I do miss the friends that I left behind there, but we keep in contact. Plus, I think it was a good move for me to have a change of environment, meet new people, and do new things. It's still school, but school is so much better when it isn't tied with feeling depressed about stuff. I'll be back there (to school, not depression) next Thursday for this award presentation where I'll get my exam certificates, and some kind of award for English. One person got an award for each subject, and apparently I got the highest mark in the year group for English Lit (which I didn't even get told about until I heard it from someone else who had hounded teachers for all this valuable information). This year's AQA English Literature papers were appallingly marked-loads of people in my new school got remarks, and some went up by 2 grades! I also know someone who got marked up from a D to an A, so that's just an indication of the kind of morons they've got marking exam essays, which aren't just straight forward "right or wrong" questions.

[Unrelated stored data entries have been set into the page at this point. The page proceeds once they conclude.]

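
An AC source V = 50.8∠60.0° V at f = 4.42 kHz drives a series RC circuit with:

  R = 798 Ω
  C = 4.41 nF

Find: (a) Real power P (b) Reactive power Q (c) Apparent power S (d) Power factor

Step 1 — Angular frequency: ω = 2π·f = 2π·4420 = 2.777e+04 rad/s.
Step 2 — Component impedances:
  R: Z = R = 798 Ω
  C: Z = 1/(jωC) = -j/(ω·C) = 0 - j8165 Ω
Step 3 — Series combination: Z_total = R + C = 798 - j8165 Ω = 8204∠-84.4° Ω.
Step 4 — Source phasor: V = 50.8∠60.0° V = 25.4 + j43.99 V.
Step 5 — Current: I = V / Z = -0.005036 + j0.003603 A = 0.006192∠144.4° A.
Step 6 — Complex power: S = V·I* = 0.0306 - j0.3131 VA.
Step 7 — Real power: P = Re(S) = 0.0306 W.
Step 8 — Reactive power: Q = Im(S) = -0.3131 VAR.
Step 9 — Apparent power: |S| = 0.3146 VA.
Step 10 — Power factor: PF = P/|S| = 0.09727 (leading).

(a) P = 0.0306 W  (b) Q = -0.3131 VAR  (c) S = 0.3146 VA  (d) PF = 0.09727 (leading)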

Also, tomorrow is Remembrance Day (link there to the Poppy Appeal website, for anyone who isn't familiar with what I'm on about). Basically, the 11th of November marks when the first world war ended (at 11:11am), but remembrance day extends to other wars which have happened since then. We had this completely over the top, pretentious assembly at school today, where some war veterans who were former students came in to be given some wreaths. The whole of the 6th form had to "dress smartly" for the day, which was totally ridiculous, because aside from the fact that these visitors were coming in for 40 minutes of the day, the hall is huge, and they were probably too blind to even catch a glimpse of everyone sitting on the balcony. Everybody was given a programme, which included the words to 'God Save the Queen' and some other hymn. I refused to sing either of them though, and lots of people (you know the type-"I'm an atheist") were up in arms over how bits of religion had been incorporated into their Thursday morning.

Oh well, at least it'll be another year until I have to go through all that standing up and sitting down again.